DFW’s industrial market – still working to reach balance
DFW remains a preferred logistics hub due to its central US location, strong multimodal access options, and affordability. At the most basic level, DFW’s industrial vacancy looks to have been spiking, up from a consistent 6% to 7% over the last decade to 11% in 2024. This is well above the overall market’s 8.4% long-term average vacancy.
While some sources push the “out of balance” story, market fundamentals are more nuanced when examined closely. As we highlighted in our quarterly report, this vacancy increase is largely due to new deliveries that were developed as spec product and are still in initial lease-up.
As we examined construction trends, DFW’s evolution into a logistics hub became clear. Over the long-term past, typically 10–12 msf of industrial product came online annually. While development was ramping up over those years, even the 2000 to 2017 period saw only 13–14 msf developed annually. From 2016 to 2018, DFW’s construction rose rapidly as 24–25 msf hit the market each year.
Since then, activity has moved higher, with 2019 to 2022 annual development hitting almost 32 msf—close to 2½ times 2000–2017’s average annual deliveries. This also does not reflect the 67 msf spike in 2023. With that much space hitting the market, a leasing overhang began to occur.
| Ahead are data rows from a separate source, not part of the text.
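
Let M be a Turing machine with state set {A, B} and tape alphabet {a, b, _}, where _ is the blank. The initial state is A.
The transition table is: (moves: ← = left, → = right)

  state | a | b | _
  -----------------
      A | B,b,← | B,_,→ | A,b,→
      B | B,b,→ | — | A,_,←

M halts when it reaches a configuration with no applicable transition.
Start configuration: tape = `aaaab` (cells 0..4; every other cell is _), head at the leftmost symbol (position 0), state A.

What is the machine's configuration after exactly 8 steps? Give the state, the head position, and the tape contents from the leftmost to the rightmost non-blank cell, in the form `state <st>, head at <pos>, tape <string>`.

A | __[a]aaab   read a → write b, move ←, go to B
B | _[_]baaab   read _ → write _, move ←, go to A
A | [_]_baaab   read _ → write b, move →, go to A
A | b[_]baaab   read _ → write b, move →, go to A
A | bb[b]aaab   read b → write _, move →, go to B
B | bb_[a]aab   read a → write b, move →, go to B
B | bb_b[a]ab   read a → write b, move →, go to B
B | bb_bb[a]b   read a → write b, move →, go to B
B | bb_bbb[b]
After 8 steps: state B, head at 4, tape bb_bbbb.

state B, head at 4, tape bb_bbbb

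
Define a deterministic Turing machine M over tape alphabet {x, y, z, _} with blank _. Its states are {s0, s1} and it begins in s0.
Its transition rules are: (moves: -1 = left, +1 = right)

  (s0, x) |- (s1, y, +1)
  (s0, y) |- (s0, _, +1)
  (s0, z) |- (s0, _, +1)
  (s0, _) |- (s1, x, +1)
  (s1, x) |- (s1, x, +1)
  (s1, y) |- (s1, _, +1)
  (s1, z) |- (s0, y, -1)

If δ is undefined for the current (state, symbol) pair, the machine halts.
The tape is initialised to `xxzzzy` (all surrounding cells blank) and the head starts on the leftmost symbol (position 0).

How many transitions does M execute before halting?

12

s0 | [x]xzzzy_   read x → write y, move +1, go to s1
s1 | y[x]zzzy_   read x → write x, move +1, go to s1
s1 | yx[z]zzy_   read z → write y, move -1, go to s0
s0 | y[x]yzzy_   read x → write y, move +1, go to s1
s1 | yy[y]zzy_   read y → write _, move +1, go to s1
s1 | yy_[z]zy_   read z → write y, move -1, go to s0
s0 | yy[_]yzy_   read _ → write x, move +1, go to s1
s1 | yyx[y]zy_   read y → write _, move +1, go to s1
s1 | yyx_[z]y_   read z → write y, move -1, go to s0
s0 | yyx[_]yy_   read _ → write x, move +1, go to s1
s1 | yyxx[y]y_   read y → write _, move +1, go to s1
s1 | yyxx_[y]_   read y → write _, move +1, go to s1
s1 | yyxx__[_]
M halts after 12 transitions.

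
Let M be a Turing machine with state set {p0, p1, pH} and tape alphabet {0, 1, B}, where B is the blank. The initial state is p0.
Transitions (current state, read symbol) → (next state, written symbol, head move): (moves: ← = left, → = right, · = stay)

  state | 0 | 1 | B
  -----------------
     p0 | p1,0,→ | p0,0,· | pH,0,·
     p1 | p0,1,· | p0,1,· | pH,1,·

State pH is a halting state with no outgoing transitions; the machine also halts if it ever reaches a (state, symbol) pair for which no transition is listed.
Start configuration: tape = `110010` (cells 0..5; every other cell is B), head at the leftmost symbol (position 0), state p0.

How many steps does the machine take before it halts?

state=p0 head=0 tape=[1]10010B   (p0,1)→(p0,0,·)
state=p0 head=0 tape=[0]10010B   (p0,0)→(p1,0,→)
state=p1 head=1 tape=0[1]0010B   (p1,1)→(p0,1,·)
state=p0 head=1 tape=0[1]0010B   (p0,1)→(p0,0,·)
state=p0 head=1 tape=0[0]0010B   (p0,0)→(p1,0,→)
state=p1 head=2 tape=00[0]010B   (p1,0)→(p0,1,·)
state=p0 head=2 tape=00[1]010B   (p0,1)→(p0,0,·)
state=p0 head=2 tape=00[0]010B   (p0,0)→(p1,0,→)
state=p1 head=3 tape=000[0]10B   (p1,0)→(p0,1,·)
state=p0 head=3 tape=000[1]10B   (p0,1)→(p0,0,·)
state=p0 head=3 tape=000[0]10B   (p0,0)→(p1,0,→)
state=p1 head=4 tape=0000[1]0B   (p1,1)→(p0,1,·)
state=p0 head=4 tape=0000[1]0B   (p0,1)→(p0,0,·)
state=p0 head=4 tape=0000[0]0B   (p0,0)→(p1,0,→)
state=p1 head=5 tape=00000[0]B   (p1,0)→(p0,1,·)
state=p0 head=5 tape=00000[1]B   (p0,1)→(p0,0,·)
state=p0 head=5 tape=00000[0]B   (p0,0)→(p1,0,→)
state=p1 head=6 tape=000000[B]   (p1,B)→(pH,1,·)
state=pH head=6 tape=000000[1]
M halts after 18 transitions.

18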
As of Q4 2024, 2022 deliveries (which should be fully leased) are still 14.9% vacant and 2023 assets sit at almost 40%.
After this delivery rush, DFW’s pipeline slowed—the market adding only 39 msf in 2024. While still elevated, this development scale is not unfounded. Rather, it will take more time to absorb all this new product as DFW continues to evolve into a more dominant logistics hub. We believe balance will return and vacancy will improve as these new properties stabilize.
This is because demand remains high as evidenced by better than average vacancy in DFW’s stabilized properties across all age tiers. In fact, even though vacancy did tick up slightly between Q4 2023 and 2024, all vintages are well below the DFW’s current 11.0% rate—and even below the market’s long-term 8.4% average.
Higher development and land costs, as well as elevated interest rates, are slowing development across the US. This pause should allow DFW’s newest assets to lease up and bring vacancy down closer to its long-term average over the next several quarters.